Signs your 2 day old is getting enough include: 6+ wet diapers and 1+ stools daily, adequate weight loss, good latch, seeming content after feeds, normal temperature, and maintaining an active/alert state when awake.

Is it normal for babies to lose weight initially?

Yes, it’s normal for babies to lose 5-7% of their birth weight in the first week. Healthy babies should be back to birth weight by 2 weeks old. Excessive weight loss may signal feeding issues.

How can I tell if my baby is still hungry after a feeding?

Signs your newborn is still hungry include: rooting, hands in mouth, increased alertness, crying or fussing shortly after finishing feeding. Offer more milk if baby seems unsatisfied.

What should my breastfed baby’s poop look like?

In the early days, breastfed newborns pass tarry black stools called meconium. By day 3-4, this transitions to loose, seedy, greenish yellow stools. Frequency varies from baby to baby.

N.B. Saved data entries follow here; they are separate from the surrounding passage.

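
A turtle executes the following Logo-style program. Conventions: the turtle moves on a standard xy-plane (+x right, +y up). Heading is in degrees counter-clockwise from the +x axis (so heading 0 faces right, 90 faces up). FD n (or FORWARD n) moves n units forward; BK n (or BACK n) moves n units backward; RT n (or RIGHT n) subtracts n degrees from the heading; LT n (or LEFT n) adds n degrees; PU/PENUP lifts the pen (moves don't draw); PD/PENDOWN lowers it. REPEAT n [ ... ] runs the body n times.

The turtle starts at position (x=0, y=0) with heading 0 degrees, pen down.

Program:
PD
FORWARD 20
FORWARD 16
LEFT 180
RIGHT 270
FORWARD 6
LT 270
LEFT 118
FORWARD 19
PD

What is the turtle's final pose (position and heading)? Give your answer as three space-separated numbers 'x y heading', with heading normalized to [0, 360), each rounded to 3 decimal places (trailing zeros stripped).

Executing turtle program step by step:
Start: pos=(0,0), heading=0, pen down
PD: pen down
FD 20: (0,0) -> (20,0) [heading=0, draw]
FD 16: (20,0) -> (36,0) [heading=0, draw]
LT 180: heading 0 -> 180
RT 270: heading 180 -> 270
FD 6: (36,0) -> (36,-6) [heading=270, draw]
LT 270: heading 270 -> 180
LT 118: heading 180 -> 298
FD 19: (36,-6) -> (44.92,-22.776) [heading=298, draw]
PD: pen down
Final: pos=(44.92,-22.776), heading=298, 4 segment(s) drawn

Answer: 44.92 -22.776 298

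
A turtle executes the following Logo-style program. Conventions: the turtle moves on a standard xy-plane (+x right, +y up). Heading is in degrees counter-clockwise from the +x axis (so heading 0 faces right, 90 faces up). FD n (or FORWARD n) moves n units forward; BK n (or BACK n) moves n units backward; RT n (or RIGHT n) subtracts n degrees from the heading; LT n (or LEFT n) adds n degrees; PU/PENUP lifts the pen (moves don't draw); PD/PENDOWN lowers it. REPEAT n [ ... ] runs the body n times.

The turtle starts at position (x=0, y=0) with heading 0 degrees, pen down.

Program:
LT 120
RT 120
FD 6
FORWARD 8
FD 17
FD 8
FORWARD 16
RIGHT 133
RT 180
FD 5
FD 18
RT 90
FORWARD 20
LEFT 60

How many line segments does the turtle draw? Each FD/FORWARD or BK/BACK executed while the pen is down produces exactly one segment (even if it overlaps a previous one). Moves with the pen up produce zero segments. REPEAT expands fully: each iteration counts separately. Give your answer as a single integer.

Answer: 8

Derivation:
Executing turtle program step by step:
Start: pos=(0,0), heading=0, pen down
LT 120: heading 0 -> 120
RT 120: heading 120 -> 0
FD 6: (0,0) -> (6,0) [heading=0, draw]
FD 8: (6,0) -> (14,0) [heading=0, draw]
FD 17: (14,0) -> (31,0) [heading=0, draw]
FD 8: (31,0) -> (39,0) [heading=0, draw]
FD 16: (39,0) -> (55,0) [heading=0, draw]
RT 133: heading 0 -> 227
RT 180: heading 227 -> 47
FD 5: (55,0) -> (58.41,3.657) [heading=47, draw]
FD 18: (58.41,3.657) -> (70.686,16.821) [heading=47, draw]
RT 90: heading 47 -> 317
FD 20: (70.686,16.821) -> (85.313,3.181) [heading=317, draw]
LT 60: heading 317 -> 17
Final: pos=(85.313,3.181), heading=17, 8 segment(s) drawn
Segments drawn: 8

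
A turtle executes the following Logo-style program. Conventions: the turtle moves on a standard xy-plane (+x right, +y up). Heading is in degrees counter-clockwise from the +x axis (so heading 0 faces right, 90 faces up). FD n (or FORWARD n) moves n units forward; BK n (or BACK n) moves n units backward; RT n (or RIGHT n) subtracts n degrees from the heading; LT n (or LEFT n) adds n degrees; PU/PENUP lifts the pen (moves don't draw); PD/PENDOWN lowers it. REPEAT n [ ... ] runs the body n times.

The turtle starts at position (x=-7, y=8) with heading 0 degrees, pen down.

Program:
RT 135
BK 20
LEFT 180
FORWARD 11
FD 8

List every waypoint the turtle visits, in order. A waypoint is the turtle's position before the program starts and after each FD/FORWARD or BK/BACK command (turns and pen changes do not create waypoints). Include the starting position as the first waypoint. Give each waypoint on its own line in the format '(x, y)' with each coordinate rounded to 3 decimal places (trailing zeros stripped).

Answer: (-7, 8)
(7.142, 22.142)
(14.92, 29.92)
(20.577, 35.577)

Derivation:
Executing turtle program step by step:
Start: pos=(-7,8), heading=0, pen down
RT 135: heading 0 -> 225
BK 20: (-7,8) -> (7.142,22.142) [heading=225, draw]
LT 180: heading 225 -> 45
FD 11: (7.142,22.142) -> (14.92,29.92) [heading=45, draw]
FD 8: (14.92,29.92) -> (20.577,35.577) [heading=45, draw]
Final: pos=(20.577,35.577), heading=45, 3 segment(s) drawn
Waypoints (4 total):
(-7, 8)
(7.142, 22.142)
(14.92, 29.92)
(20.577, 35.577)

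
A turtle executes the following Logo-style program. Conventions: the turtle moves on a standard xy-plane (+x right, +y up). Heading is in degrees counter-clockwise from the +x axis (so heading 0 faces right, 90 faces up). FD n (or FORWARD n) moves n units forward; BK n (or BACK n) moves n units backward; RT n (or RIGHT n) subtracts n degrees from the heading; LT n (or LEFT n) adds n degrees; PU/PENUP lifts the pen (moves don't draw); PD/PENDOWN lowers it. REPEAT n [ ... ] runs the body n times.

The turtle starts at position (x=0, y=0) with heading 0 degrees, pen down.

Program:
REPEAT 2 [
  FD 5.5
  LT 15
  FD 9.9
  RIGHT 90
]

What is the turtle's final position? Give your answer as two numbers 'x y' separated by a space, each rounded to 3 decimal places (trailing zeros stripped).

Answer: 21.436 -11.324

Derivation:
Executing turtle program step by step:
Start: pos=(0,0), heading=0, pen down
REPEAT 2 [
  -- iteration 1/2 --
  FD 5.5: (0,0) -> (5.5,0) [heading=0, draw]
  LT 15: heading 0 -> 15
  FD 9.9: (5.5,0) -> (15.063,2.562) [heading=15, draw]
  RT 90: heading 15 -> 285
  -- iteration 2/2 --
  FD 5.5: (15.063,2.562) -> (16.486,-2.75) [heading=285, draw]
  LT 15: heading 285 -> 300
  FD 9.9: (16.486,-2.75) -> (21.436,-11.324) [heading=300, draw]
  RT 90: heading 300 -> 210
]
Final: pos=(21.436,-11.324), heading=210, 4 segment(s) drawn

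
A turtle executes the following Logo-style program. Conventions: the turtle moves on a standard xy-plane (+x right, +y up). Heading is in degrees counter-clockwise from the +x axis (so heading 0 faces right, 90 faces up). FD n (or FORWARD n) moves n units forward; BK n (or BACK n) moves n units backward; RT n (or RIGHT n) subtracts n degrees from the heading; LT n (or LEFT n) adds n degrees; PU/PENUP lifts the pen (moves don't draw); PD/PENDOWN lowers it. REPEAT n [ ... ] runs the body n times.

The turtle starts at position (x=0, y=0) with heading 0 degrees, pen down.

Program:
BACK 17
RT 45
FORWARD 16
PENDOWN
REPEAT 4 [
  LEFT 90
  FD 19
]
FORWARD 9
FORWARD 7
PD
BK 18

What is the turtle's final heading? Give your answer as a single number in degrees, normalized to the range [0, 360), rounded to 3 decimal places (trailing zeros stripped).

Answer: 315

Derivation:
Executing turtle program step by step:
Start: pos=(0,0), heading=0, pen down
BK 17: (0,0) -> (-17,0) [heading=0, draw]
RT 45: heading 0 -> 315
FD 16: (-17,0) -> (-5.686,-11.314) [heading=315, draw]
PD: pen down
REPEAT 4 [
  -- iteration 1/4 --
  LT 90: heading 315 -> 45
  FD 19: (-5.686,-11.314) -> (7.749,2.121) [heading=45, draw]
  -- iteration 2/4 --
  LT 90: heading 45 -> 135
  FD 19: (7.749,2.121) -> (-5.686,15.556) [heading=135, draw]
  -- iteration 3/4 --
  LT 90: heading 135 -> 225
  FD 19: (-5.686,15.556) -> (-19.121,2.121) [heading=225, draw]
  -- iteration 4/4 --
  LT 90: heading 225 -> 315
  FD 19: (-19.121,2.121) -> (-5.686,-11.314) [heading=315, draw]
]
FD 9: (-5.686,-11.314) -> (0.678,-17.678) [heading=315, draw]
FD 7: (0.678,-17.678) -> (5.627,-22.627) [heading=315, draw]
PD: pen down
BK 18: (5.627,-22.627) -> (-7.101,-9.899) [heading=315, draw]
Final: pos=(-7.101,-9.899), heading=315, 9 segment(s) drawn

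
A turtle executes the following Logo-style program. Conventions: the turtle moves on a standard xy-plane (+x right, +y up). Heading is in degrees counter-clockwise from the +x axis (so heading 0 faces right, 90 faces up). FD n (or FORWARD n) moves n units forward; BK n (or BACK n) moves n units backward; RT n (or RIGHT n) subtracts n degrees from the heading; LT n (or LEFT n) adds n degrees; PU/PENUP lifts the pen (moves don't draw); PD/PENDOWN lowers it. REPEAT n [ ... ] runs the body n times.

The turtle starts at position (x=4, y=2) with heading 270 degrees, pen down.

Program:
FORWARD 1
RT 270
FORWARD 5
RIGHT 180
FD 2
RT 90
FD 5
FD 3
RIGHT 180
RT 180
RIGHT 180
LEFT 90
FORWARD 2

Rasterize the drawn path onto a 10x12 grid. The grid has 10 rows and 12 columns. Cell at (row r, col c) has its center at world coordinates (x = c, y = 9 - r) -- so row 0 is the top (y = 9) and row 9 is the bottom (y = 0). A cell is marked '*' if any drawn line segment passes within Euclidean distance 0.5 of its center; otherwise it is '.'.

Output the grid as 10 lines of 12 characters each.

Answer: .......***..
.......*....
.......*....
.......*....
.......*....
.......*....
.......*....
....*..*....
....******..
............

Derivation:
Segment 0: (4,2) -> (4,1)
Segment 1: (4,1) -> (9,1)
Segment 2: (9,1) -> (7,1)
Segment 3: (7,1) -> (7,6)
Segment 4: (7,6) -> (7,9)
Segment 5: (7,9) -> (9,9)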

How much a 2 day old baby drinks can vary quite a bit. For breastfed babies, around 30-45 ml per feeding is typical. Formula fed newborns often take 15-30 ml per feeding initially.

Feeding 8 or more times daily, intake can range from 240-540 ml per day or more for breastfed babies and 120-360 ml or more for formula fed newborns. But every baby is unique!

The key is to feed your newborn whenever hungry, watch for fullness cues, monitor diaper output, and ensure they return to birth weight by 2 weeks old. Don’t hesitate to contact your pediatrician if you have any concerns about feeding or nutrition in these early days. With support and guidance, your baby will thrive.